The resort’s snowmaking system, which typically carries the heavy burden of coverage, now serves mainly to complement nature’s abundance. The system’s real value shows in how it’s used—not to cover every inch of terrain, but to strategically enhance natural snow patterns and maintain key connections between the mountains.
This season has revealed another aspect of Smugglers’ expertise—the art of managing abundant snow. The grooming team approaches each mountain differently. On Madonna, they leave much of the expert terrain untouched, allowing natural patterns of wind and snow to create features that challenge advanced skiers. Sterling sees a mix of grooming styles, with some trails manicured for high-speed cruising while others are left natural to preserve powder stashes. Morse receives the most consistent grooming, ensuring optimal conditions for learning and family skiing.
Village Life
The base area, known simply as The Village, centers around an authentic Vermont après-ski scene. The Black Bear Tavern, with its dozen draft lines featuring local Vermont breweries, provides a gathering spot for skiers comparing notes on the day’s runs. The conversations here often reveal the mountain’s hidden treasures—which glades are skiing best, where the wind has deposited the deepest snow, which trails to hit first on a powder morning.

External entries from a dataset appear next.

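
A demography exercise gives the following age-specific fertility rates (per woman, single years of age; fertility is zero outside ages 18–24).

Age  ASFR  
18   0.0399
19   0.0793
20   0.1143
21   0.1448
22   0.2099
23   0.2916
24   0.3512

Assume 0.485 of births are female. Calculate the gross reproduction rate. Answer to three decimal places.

Proportion female at birth = 0.485.
Sum of ASFRs = 0.0399 + 0.0793 + 0.1143 + 0.1448 + 0.2099 + 0.2916 + 0.3512 = 1.2310
TFR = 1.231
GRR = 0.485 × 1.231 = 0.59704

0.597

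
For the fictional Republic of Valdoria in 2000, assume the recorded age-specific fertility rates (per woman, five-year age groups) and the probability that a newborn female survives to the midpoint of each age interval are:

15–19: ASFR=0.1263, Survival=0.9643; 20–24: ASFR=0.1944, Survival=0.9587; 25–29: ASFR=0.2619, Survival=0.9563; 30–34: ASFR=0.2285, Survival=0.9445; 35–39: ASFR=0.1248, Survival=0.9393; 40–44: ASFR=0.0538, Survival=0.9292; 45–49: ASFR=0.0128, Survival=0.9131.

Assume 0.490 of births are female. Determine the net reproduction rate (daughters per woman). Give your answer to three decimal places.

2.336

Proportion female at birth = 0.490.
Each age group contributes 5 × ASFR × survival:
  15–19: 5 × 0.1263 × 0.9643 = 0.60896
  20–24: 5 × 0.1944 × 0.9587 = 0.93186
  25–29: 5 × 0.2619 × 0.9563 = 1.25227
  30–34: 5 × 0.2285 × 0.9445 = 1.07909
  35–39: 5 × 0.1248 × 0.9393 = 0.58612
  40–44: 5 × 0.0538 × 0.9292 = 0.24995
  45–49: 5 × 0.0128 × 0.9131 = 0.05844
Sum = 4.76669
NRR = 0.490 × 4.76669 = 2.33568
An NRR exceeding 1 indicates intrinsic growth under these rates.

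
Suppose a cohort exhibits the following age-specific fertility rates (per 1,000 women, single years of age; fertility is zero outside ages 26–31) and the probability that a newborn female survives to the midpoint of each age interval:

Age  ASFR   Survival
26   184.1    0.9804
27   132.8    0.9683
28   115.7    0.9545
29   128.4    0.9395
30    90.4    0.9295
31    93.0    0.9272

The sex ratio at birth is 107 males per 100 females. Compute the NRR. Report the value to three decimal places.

Proportion female at birth = 100 / (100 + 107) = 0.48309.
Each age group contributes 1 × ASFR × survival:
  26: 1 × 184.1/1000 × 0.9804 = 0.18049
  27: 1 × 132.8/1000 × 0.9683 = 0.12859
  28: 1 × 115.7/1000 × 0.9545 = 0.11044
  29: 1 × 128.4/1000 × 0.9395 = 0.12063
  30: 1 × 90.4/1000 × 0.9295 = 0.08403
  31: 1 × 93.0/1000 × 0.9272 = 0.08623
Sum = 0.71041
NRR = 0.48309 × 0.71041 = 0.34319

0.343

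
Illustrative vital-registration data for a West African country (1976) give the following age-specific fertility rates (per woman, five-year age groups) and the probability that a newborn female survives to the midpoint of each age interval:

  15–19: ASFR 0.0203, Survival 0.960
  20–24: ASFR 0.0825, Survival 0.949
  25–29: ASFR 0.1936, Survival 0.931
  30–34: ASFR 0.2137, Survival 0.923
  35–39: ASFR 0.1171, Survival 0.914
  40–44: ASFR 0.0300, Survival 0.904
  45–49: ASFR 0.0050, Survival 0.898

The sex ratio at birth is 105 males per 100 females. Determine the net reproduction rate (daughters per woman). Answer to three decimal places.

Proportion female at birth = 100 / (100 + 105) = 0.48780.
Per-age-group product (5 × ASFR × survival probability):
  15–19: 5 × 0.0203 × 0.960 = 0.09744
  20–24: 5 × 0.0825 × 0.949 = 0.39146
  25–29: 5 × 0.1936 × 0.931 = 0.90121
  30–34: 5 × 0.2137 × 0.923 = 0.98623
  35–39: 5 × 0.1171 × 0.914 = 0.53515
  40–44: 5 × 0.0300 × 0.904 = 0.13560
  45–49: 5 × 0.0050 × 0.898 = 0.02245
Sum = 3.06954
NRR = 0.48780 × 3.06954 = 1.49732

1.497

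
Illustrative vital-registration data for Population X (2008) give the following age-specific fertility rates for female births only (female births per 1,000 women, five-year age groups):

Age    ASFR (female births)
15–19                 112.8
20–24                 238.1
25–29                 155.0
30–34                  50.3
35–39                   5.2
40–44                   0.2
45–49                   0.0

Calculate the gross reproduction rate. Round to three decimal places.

Sum of female ASFRs = 112.8 + 238.1 + 155.0 + 50.3 + 5.2 + 0.2 + 0.0 = 561.6
GRR = 5 × 561.6 / 1000 = 2.808

2.808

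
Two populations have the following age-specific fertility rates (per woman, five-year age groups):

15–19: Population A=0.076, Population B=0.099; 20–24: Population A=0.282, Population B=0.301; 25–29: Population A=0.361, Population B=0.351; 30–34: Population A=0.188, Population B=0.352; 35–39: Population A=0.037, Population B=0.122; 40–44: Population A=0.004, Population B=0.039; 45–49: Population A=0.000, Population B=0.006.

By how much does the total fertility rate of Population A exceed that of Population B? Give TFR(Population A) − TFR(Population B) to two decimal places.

-1.61

Population A:
  Sum of ASFRs = 0.076 + 0.282 + 0.361 + 0.188 + 0.037 + 0.004 + 0.000 = 0.948
  TFR = 5 × 0.948 = 4.74
Population B:
  Sum of ASFRs = 0.099 + 0.301 + 0.351 + 0.352 + 0.122 + 0.039 + 0.006 = 1.270
  TFR = 5 × 1.270 = 6.35
Difference = 4.74 − 6.35 = -1.61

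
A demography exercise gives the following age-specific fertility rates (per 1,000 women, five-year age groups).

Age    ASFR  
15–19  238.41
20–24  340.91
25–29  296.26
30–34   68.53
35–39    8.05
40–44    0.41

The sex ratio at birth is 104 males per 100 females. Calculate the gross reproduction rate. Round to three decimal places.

Proportion female at birth = 100 / (100 + 104) = 0.49020.
Sum of ASFRs = 238.41 + 340.91 + 296.26 + 68.53 + 8.05 + 0.41 = 952.57
TFR = 5 × 952.57 / 1000 = 4.76285
GRR = 0.49020 × 4.76285 = 2.33475

2.335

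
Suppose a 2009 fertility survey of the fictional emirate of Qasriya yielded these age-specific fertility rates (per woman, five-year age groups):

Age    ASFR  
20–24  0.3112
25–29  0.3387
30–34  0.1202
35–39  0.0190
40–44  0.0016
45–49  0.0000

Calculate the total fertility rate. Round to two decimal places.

Sum of ASFRs = 0.3112 + 0.3387 + 0.1202 + 0.0190 + 0.0016 + 0.0000 = 0.7907
TFR = 5 × 0.7907 = 3.9535

3.95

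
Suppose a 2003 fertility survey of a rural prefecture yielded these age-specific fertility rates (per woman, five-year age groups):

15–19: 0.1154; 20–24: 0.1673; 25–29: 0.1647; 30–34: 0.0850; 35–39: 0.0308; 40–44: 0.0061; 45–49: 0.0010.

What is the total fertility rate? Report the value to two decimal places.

2.85

Sum of ASFRs = 0.1154 + 0.1673 + 0.1647 + 0.0850 + 0.0308 + 0.0061 + 0.0010 = 0.5703
TFR = 5 × 0.5703 = 2.8515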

At Bootleggers’ Lounge, the resort pays homage to its namesake smugglers while serving contemporary versions of their contraband. The walls display historical photos of the notch’s prohibition-era activities, creating a unique atmosphere where Vermont’s past and present converge. But perhaps the most authentic après-ski experience happens in Lot 1, at Sterling’s base, where locals gather around tailgates to grill and share stories of powder stashes and close calls.
Present and Future
The current season represents more than just good skiing—it’s a reminder of what Eastern skiing can be when conditions align. With 78 trails spread across three peaks—Smugglers’ Notch offers an uncommon variety of terrain for the East.
What distinguishes Smugglers’ Notch isn’t just the quantity of snow but how the terrain puts it to use. Madonna Mountain’s steep faces hold snow differently than Sterling’s protected glades or Morse’s open cruisers. Understanding these variations—how wind loads certain trails, where powder collects after a storm, which aspects hold snow longest—has long been part of the local knowledge passed between generations of Vermont skiers.
The challenge now lies in preserving this experience—not just the snow itself, but the knowledge of how to ski it, how to read it, how to find the best of it on any given day. As one local instructor puts it, “We’re not just teaching people how to ski anymore. We’re teaching them how to ski Smuggs.”